Department of Optics and Quantum Electronics, University of Szeged, 6720, Szeged, Dóm tér 9, Hungary.
BRC Institute of Genetics, Biological Research Centre HAS, Szeged, Hungary.
Sci Rep. 2019 Jan 28;9(1):798. doi: 10.1038/s41598-018-37341-9.
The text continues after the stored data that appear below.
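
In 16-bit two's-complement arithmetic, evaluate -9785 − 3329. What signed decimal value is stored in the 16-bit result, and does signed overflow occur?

-9785 → 1101100111000111
3329 → 0000110100000001
Subtract via negate-and-add: invert 0000110100000001 + 1 = 1111001011111111 (i.e. -3329).
  1101100111000111
+ 1111001011111111
= 1100110011000110  (discard carry-out 1)
Result 1100110011000110: MSB = 1 → 52422 − 65536 = -13114.
Both addends (after negating the subtrahend) are negative and so is the stored result: no signed overflow.

-13114; no overflow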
Super-resolution localization microscopy provides a powerful tool to study biochemical mechanisms at single molecule level. Although the lateral position of the fluorescent dye molecules can be determined routinely with high precision, measurement of other modalities such as 3D and multicolor without the degradation of the original super-resolved image is still in the focus. In this paper a dual-objective multimodal single molecule localization microscopy (SMLM) technique has been developed, optimized and tested. The proposed optical arrangement can be implemented onto a conventional inverted microscope without serious system modification. The performance of the method was tested using fluorescence beads, F-actin filaments and sarcomere structures. It was shown that the proposed imaging method does not degrade the image quality of the original SMLM 2D image but could provide information on the axial position or emission spectra of the dye molecules.
超分辨率定位显微镜为研究单分子水平的生化机制提供了强大的工具。虽然可以常规地以高精度确定荧光染料分子的横向位置,但在不降低原始超分辨图像质量的情况下,对其他模式(如 3D 和多色)的测量仍然是焦点。本文提出并优化了一种双目标多模态单分子定位显微镜(SMLM)技术并进行了测试。该方法可以在不进行严重系统修改的情况下,在传统的倒置显微镜上实现。该方法的性能使用荧光珠、F-肌动蛋白丝和肌节结构进行了测试。结果表明,所提出的成像方法不会降低原始 SMLM 2D 图像的图像质量,但可以提供染料分子的轴向位置或发射光谱的信息。